Soon after graduation, he turned away from that ambition to return to his father's famous polling research enterprise where he he channeled his vocational bent into decades as an evangelist for American religion both within the Gallup Organization and as a cure for personal souls.
He made religion integral to a highly political survey operation. Though his father wasn't much interested in religion, his open mindedness gave George Jr. an opening. The son also inhereted his father's generosity and tolerance.
The son was a dutiful keeper of the Gallup flame, safeguarding its integrity and devotion to the principle that democracy depends for its existence on ability and an awareness of public opionion as a political force to balance the array of special interests.
George Jr. took as his life work the cause of reminding his many readers of the influence and variety of spiritual traditions. His books were largely arguments in celebration of religious beliefs to which increasing numbers of Americans were becoming indifferent or hostile.
In that manner, he sustained his call to proclamation. Though he was the loyal son of a famous scion, helping keep a trustworthy face on an institution that became a household word, my sense was that he retained that longing to serve as a minister in a parish.
It is no disrespect for the valuable work that he did to say that he would likely have been a wonderful rector.
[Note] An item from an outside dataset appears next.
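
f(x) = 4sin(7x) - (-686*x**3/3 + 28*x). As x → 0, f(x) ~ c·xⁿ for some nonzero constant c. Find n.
5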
His demeanor was ministerial, if that translates into anything more than my subjective impression. There were traces in his voice of regret for having held back or having felt held back.
He was in some ways constrained by the battles over women's ordination and openly gay clergy. By disposition, he was inclined toward inclusivity and renewal of understanding, both of which led him to approve both expansions of tradition. But he also felt pressures to please far less liberal elements in the church.
Like all vocations, his was refracted by circumstance and disruptions, I suppose, but was no less compelling than any other. His calling, like all others, ran the risk of compromise and diminishment, but it remained vital and fresh in every new handshake and each heartfelt response to suffering.